Hradayasparsha - Touching the Heart
The bridegroom then comes over to the bride's right shoulder and touches her heart saying: "I hold your heart in serving fellowship, your mind follows my mind. In my word you rejoice with all your heart. You are joined to me by the Lord of all creatures."
Mangal Sutra Dharana
The Mangala Suthra Dharana is the tying of the thread containing the marks of the Vishnu or Shiva in the neck of the bride by the groom.
The groom places sindhoor (red powder) on the bride's hair symbolizing her as a married woman.
The groom's parents bless the couple and offer cloth or flower to the bride (now their daugher-in-law), symbolizing her joining of the groom's family.

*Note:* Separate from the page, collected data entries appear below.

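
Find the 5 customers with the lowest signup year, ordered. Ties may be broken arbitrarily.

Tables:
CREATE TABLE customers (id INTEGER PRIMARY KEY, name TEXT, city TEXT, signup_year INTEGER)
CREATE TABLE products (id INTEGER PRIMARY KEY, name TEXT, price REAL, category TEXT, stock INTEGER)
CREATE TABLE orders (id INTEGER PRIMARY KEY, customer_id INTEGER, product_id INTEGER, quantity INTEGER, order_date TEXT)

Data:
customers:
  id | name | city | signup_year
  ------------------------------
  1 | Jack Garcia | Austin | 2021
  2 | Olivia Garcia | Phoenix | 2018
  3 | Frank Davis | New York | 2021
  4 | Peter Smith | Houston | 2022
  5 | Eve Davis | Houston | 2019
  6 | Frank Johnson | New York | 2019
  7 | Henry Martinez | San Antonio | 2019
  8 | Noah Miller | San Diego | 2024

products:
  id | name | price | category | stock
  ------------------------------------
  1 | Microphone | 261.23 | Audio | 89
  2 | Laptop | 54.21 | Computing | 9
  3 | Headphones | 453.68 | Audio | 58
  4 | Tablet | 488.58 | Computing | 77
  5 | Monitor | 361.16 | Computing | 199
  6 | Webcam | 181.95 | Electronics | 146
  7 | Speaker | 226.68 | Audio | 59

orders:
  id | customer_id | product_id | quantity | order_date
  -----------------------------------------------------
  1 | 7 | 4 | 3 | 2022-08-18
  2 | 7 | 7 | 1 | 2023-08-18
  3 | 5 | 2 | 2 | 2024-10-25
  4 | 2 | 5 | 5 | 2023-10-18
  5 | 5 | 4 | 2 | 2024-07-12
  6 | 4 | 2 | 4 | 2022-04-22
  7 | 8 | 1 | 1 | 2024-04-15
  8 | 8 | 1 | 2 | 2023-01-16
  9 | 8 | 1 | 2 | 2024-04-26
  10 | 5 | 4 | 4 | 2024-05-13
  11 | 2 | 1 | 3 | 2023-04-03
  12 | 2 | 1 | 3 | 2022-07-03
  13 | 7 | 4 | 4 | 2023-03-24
SELECT name, signup_year FROM customers ORDER BY signup_year ASC LIMIT 5

Execution result:
name | signup_year
Olivia Garcia | 2018
Eve Davis | 2019
Frank Johnson | 2019
Henry Martinez | 2019
Jack Garcia | 2021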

All those assembled shower flowers on the couple and bless them completing the marriage.
Post Marriage Ceremonies
After the main wedding ceremony is over, the bride and bridegroom must now complete their post marriage ceremories. The bride and bridegroom go to their new home, and begin their new lives with the following ceremonies :
Grahapravesha - Entering the Home
The couple depart from the girl’s house after the vidai , for the groom’s house. They carry behind the couple the sacred fire in a vessel. They should keep the re constantly alight. When they reach his house, he says: "Enter with your right foot. Do not remain outside." The bride enters the home placing the right foot - considered auspicious, first. When the bride and the groom enter the groom's house, the mother of the groom welcomes the bride by doing an aarati. They sit in silence until the stars are visible.
There are several regional variations to this ceremony. Aeki-BekiThe above is typical in a Gujarati marriage. In the groom’s house a game called aeki-beki is played, by placing a ring and several coins in a tray of water which is colored by vermilion and milk. It is said that the person who finds the ring four times, will rule the house. TalambraIn many South Indian marriages, rice mixed with the turmeric is poured over the heads of groom and bride by each other. After this there are ceremonies of name calling, singing and other games aimed at the bringing the bride and the groom closer.
Arundhathi Darshana is the showing of the Saptha Rishi Mandala and the small star Arundhathi underneath the star of Vashistha. These seven sages and their families are the originators of the Vedic Lore of the Hindus. In memoriam of these great sages the seven stars in the Great Bear constellation are named after them. The significance of this ritual is to remind the couple of the cosmic responsibilities they have to fulfill. Darshan of these Great Sages is intended to remind the couple the heritage they have to carry and the debt to the sages they have to pay.
After sunset he shows her the polar star, saying: "You are firm and I see you. Be firm with me, O nourishing one! Brhaspati has given you to me, so live with me a hundred years bearing children by me, your husband."